Drush conditions can have a destructive effect on Eurasian regions, comparable to Karapinar in Turkey
Yasin Akgul/AFP via Getty Images
Over the past 20 years, Eurasia’s swaths – from Ukraine’s bread trolley to town in northern China – saw a jump in extreme heat waves, followed by drought. The Record of the Tree Ring extending for nearly three centuries suggests that man’s climate change is guilty for the rise in these catastrophic complex events.
This pattern could be particularly harmful resulting from how heat and drought feed to one another: high temperatures will dry the soil, and then drought deprives it of moisture to chill in the course of the next heat wave. This vicious cycle has destructive effects, from lower agricultural crops to the next risk of fireplace.
While in the Eurasia part they saw this pattern with a heat wave, “the current trend is simply beyond natural variability,” he says Hans Linderholm on the University of Gothenburg in Sweden.
The full picture became clear only after Linderholm and his colleagues gathered the records of the tree ring which have retained the temperature and precipitation conditions from 1741, from throughout Eurasia. They used this to reconstruct the distribution of high -scale high and low pressure systems, which naturally drives wet and dry conditions on the continent.
Scientists have found a special scenario in this region, which they call “Trans-Eurasian Strave-Fave-Fave”, has intensified significantly since 2000, with the scale of warmth anomalies and rainfall exceeding those measured at some other time in records. They mix this alteration with the interference of atmospheric pressure attributable to heating in the North Atlantic and increased rainfall in North Africa – each are related to anthropogenic climate change.
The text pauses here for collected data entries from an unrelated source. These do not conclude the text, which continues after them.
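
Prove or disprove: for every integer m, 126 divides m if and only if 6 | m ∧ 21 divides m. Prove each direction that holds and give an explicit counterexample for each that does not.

Only the forward implication holds.

(⇒) If 126 ∣ m, write m = 126q. Since 126 = 21·6, m = 6·(21q), so 6 ∣ m; and since 126 = 6·21, m = 21·(6q), so 21 ∣ m.

(⇐) This fails: take m = 42. Both 6 ∣ 42 and 21 ∣ 42, yet 42 is not a multiple of 126 (since 42 = 0·126 + 42), so 126 ∤ 42.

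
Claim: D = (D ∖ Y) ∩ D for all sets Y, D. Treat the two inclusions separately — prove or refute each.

(⊆) fails; (⊇) holds.

Forward inclusion. This inclusion fails. Take Y = {1}, D = {1}; then 1 ∈ D but 1 ∉ (D ∖ Y) ∩ D.

Reverse inclusion. Let x ∈ (D ∖ Y) ∩ D. Then x ∈ D and x ∉ Y, from which x ∈ D.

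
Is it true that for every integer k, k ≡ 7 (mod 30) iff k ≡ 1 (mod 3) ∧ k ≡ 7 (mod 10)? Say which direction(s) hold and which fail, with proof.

Both implications hold.

(⟹) Suppose k ≡ 7 (mod 30); write k = 30j + 7. Since 3 ∣ 30, reducing mod 3 gives k ≡ 7 ≡ 1 (mod 3); since 10 ∣ 30, reducing mod 10 gives k ≡ 7 (mod 10).

(⟸) Conversely, if k ≡ 1 (mod 3) and k ≡ 7 (mod 10), then by the Chinese remainder theorem k ≡ 7 (mod 30). This is exactly k ≡ 7 (mod 30).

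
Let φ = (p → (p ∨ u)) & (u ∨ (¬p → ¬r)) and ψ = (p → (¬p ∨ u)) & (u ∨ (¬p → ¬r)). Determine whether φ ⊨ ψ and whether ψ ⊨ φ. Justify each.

The forward direction fails; the converse holds.

(→) This fails. Under u = F, r = F, p = T, the left side is true but the right side is false.

(←) Assume the antecedent. If u is true, the consequent reduces to true regardless of the other variables. If u is false, the antecedent forces (u = F, r = F, p = F), and the consequent holds there. Either way the consequent holds.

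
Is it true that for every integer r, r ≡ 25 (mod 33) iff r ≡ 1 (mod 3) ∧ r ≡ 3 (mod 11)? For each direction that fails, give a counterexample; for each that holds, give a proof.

Equivalent; both directions hold.

(⟸) If r ≡ 1 (mod 3) and r ≡ 3 (mod 11), then by the Chinese remainder theorem r ≡ 25 (mod 33). This is exactly r ≡ 25 (mod 33).

(⟹) Suppose r ≡ 25 (mod 33); write r = 33j + 25. Since 3 ∣ 33, reducing mod 3 gives r ≡ 25 ≡ 1 (mod 3); since 11 ∣ 33, reducing mod 11 gives r ≡ 25 ≡ 3 (mod 11).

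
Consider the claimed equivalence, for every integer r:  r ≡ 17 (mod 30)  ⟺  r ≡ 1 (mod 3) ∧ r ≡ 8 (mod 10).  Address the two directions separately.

Forward direction. This fails: r = 17 gives 17 ≡ 17 (mod 30) but 17 ≡ 2 (mod 3), so the conjunction on the right does not hold.

Converse. This fails: r = 28 satisfies both congruences on the right (28 ≡ 1 mod 3 and 28 ≡ 8 mod 10) yet 28 ≡ 28 (mod 30), not 17.

Neither direction holds.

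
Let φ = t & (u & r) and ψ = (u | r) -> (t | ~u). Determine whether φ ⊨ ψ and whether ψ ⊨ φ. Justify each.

The forward direction holds; the converse fails.

Forward direction. Assume the antecedent. If u is true, the antecedent forces (u = T, t = T, r = T), and (u | r) -> (t | ~u) holds there. If u is false, the antecedent cannot hold. Either way (u | r) -> (t | ~u) holds.

Converse. This fails. Under u = F, t = F, r = F, the left side is false but the right side is true.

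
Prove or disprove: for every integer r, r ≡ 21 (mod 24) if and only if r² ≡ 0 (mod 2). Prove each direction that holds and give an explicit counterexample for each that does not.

(→) This fails: take r = 21. Then 21 ≡ 21 (mod 24), but 21² = 441 ≡ 1 (mod 2), not 0.

(←) This fails: take r = 0. Then 0² = 0 ≡ 0 (mod 2), yet 0 ≡ 0 (mod 24), not 21.

Neither direction holds.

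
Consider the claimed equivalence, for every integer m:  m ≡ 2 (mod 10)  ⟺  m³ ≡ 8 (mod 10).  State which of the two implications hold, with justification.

Forward direction. Suppose m ≡ 2 (mod 10). Write m = 10j + 2. Then (10j + 2)³ = 1000j³ + 600j² + 120j + 8 = 10(100j³ + 60j² + 12j) + 8, so m³ ≡ 8 (mod 10).

Converse. Suppose m³ ≡ 8 (mod 10). The only residue r in {0, …, 9} with r³ ≡ 8 (mod 10) is r = 2, so m ≡ 2 (mod 10).

Both directions hold; the statement is true.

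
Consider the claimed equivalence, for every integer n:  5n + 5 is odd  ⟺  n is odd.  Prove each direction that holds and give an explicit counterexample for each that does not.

(⟹) This fails: n = 0 gives 5n + 5 = 5, which is odd, but 0 is even, not odd.

(⟸) This also fails: n = 1 is odd, but 5n + 5 = 10 is even, not odd.

Both directions fail.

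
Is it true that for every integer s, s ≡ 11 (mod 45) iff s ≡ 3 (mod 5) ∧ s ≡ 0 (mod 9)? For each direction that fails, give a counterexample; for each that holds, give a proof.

(⇒) fails and (⇐) fails.

Forward direction. This fails: s = 11 gives 11 ≡ 11 (mod 45) but 11 ≡ 1 (mod 5), so the conjunction on the right does not hold.

Converse. This fails: s = 18 satisfies both congruences on the right (18 ≡ 3 mod 5 and 18 ≡ 0 mod 9) yet 18 ≡ 18 (mod 45), not 11.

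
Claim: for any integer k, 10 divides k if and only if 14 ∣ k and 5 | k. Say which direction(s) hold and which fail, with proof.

(⇒) fails; (⇐) holds.

Forward direction. This fails: take k = 10. Certainly 10 ∣ 10, but 14 ∤ 10.

Converse. Suppose 14 ∣ k and 5 ∣ k. Any common multiple of 14 and 5 is a multiple of their lcm; here gcd(14, 5) = 1, so lcm(14, 5) = 14·5 = 70, so 70 ∣ k. Since 10 ∣ 70, it follows that 10 ∣ k.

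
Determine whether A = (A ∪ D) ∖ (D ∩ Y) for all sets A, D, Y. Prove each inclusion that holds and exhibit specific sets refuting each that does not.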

Increasing local temperatures may also directly exacerbate extreme heat and drought. But the brand new discovery shows how climate change also changes the connection between distant parts of the atmosphere – called as teleconnections – in order to disturb things much more, says Linderholm.
The team’s forecasts, based on climate models, suggest that the situation will deteriorate in all except the bottom emission scenarios. “We see that this new teleconference pattern has a really clear strong trend, which means that most likely things will go faster and there will be more serious effects,” says Linderholm.
“We have difficulty seeing how [the most affected places are] I’m going to recuperate – he says.